Zombie anthropology is a rather limited field, given the near annihilation of the human species. But, for those who have committed themselves to the study, zombie "life" is the most intriguing and rewarding subject available for anyone hiding in a boarded cellar.
The science is greatly handicapped by the fact that zombies eat bones, so researchers consign themselves to social studies.

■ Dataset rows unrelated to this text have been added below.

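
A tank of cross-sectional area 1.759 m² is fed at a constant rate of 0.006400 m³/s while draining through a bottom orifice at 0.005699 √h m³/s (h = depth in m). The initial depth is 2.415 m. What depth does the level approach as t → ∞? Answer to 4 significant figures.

Accumulation of liquid (constant cross-section A): A dh/dt = Q_in − 0.005699 √h. At steady state dh/dt = 0:
Q_in = 0.005699 √h_ss ⇒ √h_ss = 0.006400/0.005699 = 1.12300.
h_ss = 1.12300² = 1.26114 m. (Since h₀ = 2.415 m > h_ss, the level will fall toward this value.)

1.261 m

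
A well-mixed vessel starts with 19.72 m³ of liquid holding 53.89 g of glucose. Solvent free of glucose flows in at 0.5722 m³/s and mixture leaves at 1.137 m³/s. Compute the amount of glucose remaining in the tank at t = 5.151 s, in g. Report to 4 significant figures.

39.08 g

Let m(t) be the amount of glucose. Volume: V(t) = V₀ + (Q_in − Q_out) t = 19.72 − 0.564800 t; V(5.151) = 16.8107 m³.
No glucose enters, so dm/dt = −Q_out · (m/V).
dm/m = −Q_out dt/(V₀ − 0.564800 t); integrating gives ln(m/m₀) = −(Q_out/(Q_in−Q_out)) ln(V/V₀).
m = m₀ (V₀/V)^(Q_out/(Q_in−Q_out)) = 53.89 × (19.72/16.8107)^(-2.01310) = 39.0804 g.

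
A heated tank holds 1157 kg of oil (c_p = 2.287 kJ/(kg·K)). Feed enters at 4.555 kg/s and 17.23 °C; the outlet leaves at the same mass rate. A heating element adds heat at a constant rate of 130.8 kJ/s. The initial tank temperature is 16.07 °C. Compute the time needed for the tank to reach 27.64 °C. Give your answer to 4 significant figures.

M c_p dT/dt = ṁ c_p (T_in − T) + Q̇.
τ = M/ṁ = 254.007 s; T_ss = T_in + Q̇/(ṁ c_p) = 29.7861 °C.
T(t) = T_ss + (T₀ − T_ss) e^(−t/τ). Set T = 27.64:
e^(−t/τ) = (27.64 − 29.7861)/(16.07 − 29.7861) = 0.156463
t = −254.007 · ln(0.156463) = 471.166 s.

471.2 s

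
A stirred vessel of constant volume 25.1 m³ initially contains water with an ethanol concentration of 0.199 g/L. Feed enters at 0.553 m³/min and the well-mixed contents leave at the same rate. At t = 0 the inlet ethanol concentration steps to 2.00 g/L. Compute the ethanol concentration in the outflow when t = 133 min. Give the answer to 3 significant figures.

Accumulation = in − out for the solute gives V dC/dt = Q(C_in − C).
So dC/dt = (C_in − C)/τ with τ = V/Q = 25.1/0.553 = 45.389 min.
Solution: C(t) = C_in + (C₀ − C_in) e^(−t/τ).
C(133) = 2.00 + (0.199 − 2.00)·e^(−133/45.389) = 2.00 + (-1.8010)·0.053384 = 1.9039 g/L.

1.90 g/L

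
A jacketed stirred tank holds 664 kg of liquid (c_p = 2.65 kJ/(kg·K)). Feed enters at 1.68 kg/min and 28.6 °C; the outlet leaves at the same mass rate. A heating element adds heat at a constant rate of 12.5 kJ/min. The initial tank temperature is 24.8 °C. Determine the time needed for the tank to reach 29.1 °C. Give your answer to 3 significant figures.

First-law balance (no shaft work): M c_p dT/dt = ṁ c_p (T_in − T) + 12.5.
τ = M/ṁ = 395.24 min; T_ss = T_in + Q̇/(ṁ c_p) = 31.408 °C.
T(t) = T_ss + (T₀ − T_ss) e^(−t/τ). Set T = 29.1:
e^(−t/τ) = (29.1 − 31.408)/(24.8 − 31.408) = 0.34925
t = −395.24 · ln(0.34925) = 415.78 min.

416 min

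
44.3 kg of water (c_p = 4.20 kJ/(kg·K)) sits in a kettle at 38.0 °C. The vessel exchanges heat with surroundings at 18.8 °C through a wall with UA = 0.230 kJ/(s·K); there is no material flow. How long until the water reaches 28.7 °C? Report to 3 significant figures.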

Maslow's hierarchy of needs, the tried and true model for zombie culture, is being revised as we speak by a little known anthropologist in Chicago who has survived for nearly five months. He says that Maslow may have missed a very salient aspect, at least as it applies to zombies... that "self esteem may be only as far away as your next dinner." The researcher has also documented the zombies' rejection of morality and sexual intimacy as higer needs.And it is just on this point, that I launched my most hopeful business initiative to date: Zombie Daniels Midland. I began discussions with the zombies on ZDM about a month after the Big One. Television was still carrying Nick at Nite and I quickly learned that zombies absolutely love Barney Miller. I was able to find an affiliate in Waterloo Iowa with working cameras, and got a message out (being careful to keep it short and displacing only advertisement spots) to a couple of true visionaries of the zombie race. I kept it simple - "If you eat ALL of us you're gonna die out. Wojo and Barn don't want you to die out: they need the residuals."
I was contacted by Stan and a guy I'll just call Chewy, by snail mail within the week (the US Postal Service - always awesome.) In reading their response "brain brains bra brain brrrrr braaiinnsses!", I was taken with their business acumen. They were suggesting that some zombies could, in fact, be trained as people farmers, and that they were willing to provide seven figures in capital for the R&D effort.As we got into the "brain and potatoes" of the deal, as Stan puts it, they were looking for an exclusive on the intellectual property rights, but I just couldn't go there. I had filed with the US Patent office before even sending the TV message, and told them quite simply that my hands were tied (for some reason this got Chewy to drooling and grunting.) While very disappointed at the prospect of sharing the technology, Stan and Chewy still agreed to set up the Mid-West branch of ZDM with Chewy as CEO and Stan as my liaison to other regional zombie co-ops. Believe-you-me, it ain't easy to find another Chewy from this rabble of misfits. No sooner than Stan sets up a farm co-op, the locals get whipped into a frenzy and eat all the human breeders - it's a real mess out there.

Sometimes Stan laments, on the big HD screen in my concrete bunker, that he'll never have children of his own. And I have to remind him, that with every bite he takes out of someone's neck he's passing on that most important part of himself, that he's creating new dead people every single day. I don't think he really buys it though. Despite all of the money and power he has amassed, Stan is empty. He would trade everything, I think, for a girl that he could love and eat a little bit at a time.